Summer in Colorado means road-tripping and camping... and in my car, with a busted CD player and no iTrip to speak of (or listen to) that also means a lot of NPR... On my way home from a wedding weekend of camping underneath the moon and stars and looming Teton Range in Jackson, Wyoming, with a pretty amazing, intelligent, and fun group of friends, my blissed-out state was interrupted by the intensity and wisdom of Poet Laureate, Kay Ryan. The All Things Considered interview/reading began with Ryan reading Home to Roost.
HOME TO ROOST
The chickens are circling and blotting out the day. The sun is bright, but the chickens are in the way. Yes, the sky is dark with chickens, dense with them. They turn and then they turn again. These are the chickens you let loose one at a time and small — various breeds. Now they have come home to roost—all the same kind at the same speed.

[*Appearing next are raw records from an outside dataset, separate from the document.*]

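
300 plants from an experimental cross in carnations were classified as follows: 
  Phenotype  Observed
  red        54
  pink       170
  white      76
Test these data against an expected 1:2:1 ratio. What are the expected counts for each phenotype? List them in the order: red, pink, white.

The 1:2:1 ratio has 4 parts, so with N = 300 the expected counts are:
  red: 300 × 1/4 = 75
  pink: 300 × 2/4 = 150
  white: 300 × 1/4 = 75

75, 150, 75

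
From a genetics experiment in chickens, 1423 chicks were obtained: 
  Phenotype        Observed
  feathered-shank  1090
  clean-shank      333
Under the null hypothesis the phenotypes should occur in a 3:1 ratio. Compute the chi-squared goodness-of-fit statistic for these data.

1.940

Expected counts for N = 1423 under a 3:1 ratio (total parts = 4):
  feathered-shank: 1423 × 3/4 = 1067.25
  clean-shank: 1423 × 1/4 = 355.75
χ² = Σ (O − E)² / E
  feathered-shank: (1090 − 1067.25)² / 1067.25 = 0.4849
  clean-shank: (333 − 355.75)² / 355.75 = 1.4548
χ² = 0.4849 + 1.4548 = 1.9397 ≈ 1.940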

I was reminded of the poem when I saw the above image, a photograph by Nicolas Wollnik, on J Colberg's blog Conscientious which always provides worthy musings on fine art photography among other things. Despite the almost instantaneous link in my mind between the image and the poem, I have reservations about posting the two together, primarily because of the way Ryan works, very slowly. While I often like the pairings of poems and photographs, it's weighty work to be sure that each is commensurate with the other. I wonder if that's why photographer Alec Soth often left blog readers with just a poem on Fridays and no photo; although, Jen Bekman has made a few fine matches on her site, Personism.
I was struck by Ryan's way of working and writing poetry which is similar to the way I work as a photographer. She called it "wool gathering" and remarked that it takes hundreds of pounds of wool for an ounce of good language; it's inefficient and takes lots of time. But the resulting works are charged, simple, and not overly elaborated.